Louis Vuitton sued Google last year over the use of its trade marks as search terms in the AdWords service, which allows advertisers to sponsor particular search terms so that, whenever that term is searched for, the advertiser's link will appear next to the search results.
Google was also charged with unfair competition and misleading advertising.
On Friday the High Court in Paris ruled in favour of the luxury goods maker, and awarded damages and an injunction against Google.
"It was absolutely unthinkable that a company like Google be authorised, in the scope of its advertising business, to sell the Louis Vuitton trade mark to third parties, specifically to web sites selling counterfeits," a company representative told CNET News.com in an e-mail statement.
"We're studying the ruling," Google France spokeswoman Myriam Boublil told the Associated Press. "No decision's been taken yet on an appeal."
According to the Associated Press, the ruling affects all Google sites, and not simply the company's French subsidiary. Its effect is therefore more widespread than that incurred by Google under another French ruling, made last month by a regional court.
In that case Google France was ordered to withdraw all sponsored search terms that breached trade marks owned by hotel chain Le Meridien Hotels and Resorts. Google France was also fined €2,000 and ordered to pay a fine of €150 a day until it complied with the ruling.

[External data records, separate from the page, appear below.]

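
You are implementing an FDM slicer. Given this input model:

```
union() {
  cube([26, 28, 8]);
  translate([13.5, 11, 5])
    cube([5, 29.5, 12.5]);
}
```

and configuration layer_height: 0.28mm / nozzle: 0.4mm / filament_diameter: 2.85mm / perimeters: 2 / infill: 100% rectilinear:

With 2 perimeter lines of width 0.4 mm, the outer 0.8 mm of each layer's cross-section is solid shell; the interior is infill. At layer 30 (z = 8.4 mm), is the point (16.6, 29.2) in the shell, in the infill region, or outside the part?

At z = 8.4 mm: the cube is absent (z outside [0, 8]); the 5×29.5 cube at (13.5, 11) contributes its full rectangle; Merging all regions: only the 5×29.5 cube at (13.5, 11) is present, so the union is just that shape — 1 connected region. Overall, the cross-section is a single solid region. The nearest boundary edge runs (18.50, 11.00)→(18.50, 40.50); distance from the point to it = 1.90 mm. The point is inside the cross-section and 1.90 mm from the nearest boundary — more than the 0.8 mm shell width (2 × 0.4), so it's in the infill interior.

infill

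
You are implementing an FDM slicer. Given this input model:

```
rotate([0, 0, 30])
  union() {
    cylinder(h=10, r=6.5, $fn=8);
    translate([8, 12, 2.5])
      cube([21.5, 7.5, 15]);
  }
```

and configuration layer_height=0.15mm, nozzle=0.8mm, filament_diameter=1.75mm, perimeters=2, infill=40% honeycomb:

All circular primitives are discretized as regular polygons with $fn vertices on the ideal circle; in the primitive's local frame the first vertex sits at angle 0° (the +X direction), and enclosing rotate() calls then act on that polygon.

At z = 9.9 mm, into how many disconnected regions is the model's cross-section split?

At z = 9.9 mm: the r=6.5 cylinder contributes a regular 8-gon of circumradius 6.5; the 21.5×7.5 cube at (8, 12) contributes its full rectangle; Combining (union): the 2 present regions are separate (no shared area or edge), so areas and boundary lengths simply add and each stays a separate island — 2 connected regions; (rotated 30° about Z; rotation is an isometry so areas/perimeters/island counts are preserved). The result has 2 disconnected regions.

2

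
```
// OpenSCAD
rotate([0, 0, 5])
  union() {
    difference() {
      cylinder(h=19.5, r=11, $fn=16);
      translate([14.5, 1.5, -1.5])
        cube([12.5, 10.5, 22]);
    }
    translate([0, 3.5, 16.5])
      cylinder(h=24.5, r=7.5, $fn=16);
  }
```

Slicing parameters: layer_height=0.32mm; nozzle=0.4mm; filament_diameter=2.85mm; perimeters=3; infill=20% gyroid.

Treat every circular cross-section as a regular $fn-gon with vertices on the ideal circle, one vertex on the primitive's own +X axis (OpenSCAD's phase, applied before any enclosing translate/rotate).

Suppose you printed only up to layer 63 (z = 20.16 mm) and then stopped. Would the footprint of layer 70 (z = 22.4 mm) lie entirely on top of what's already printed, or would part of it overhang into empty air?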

Both suits are the latest in a string of actions filed against Google in Europe and the US.
They follow another French ruling in October 2003, ordering the search engine to pay damages of €70,000 for allowing advertisers to sponsor the terms "bourse des vols" (flight market) and "bourse des voyages" (travel market), which were registered trade marks of the travel agencies Luteciel and Viaticum.
Google has had more success in defending AdWords in the US.
In December the search engine partially won a trade mark dispute brought by car insurance firm GEICO, when the US District Court judge found that there was no evidence that using trade marks as sponsored search terms caused confusion in the mind of internet users.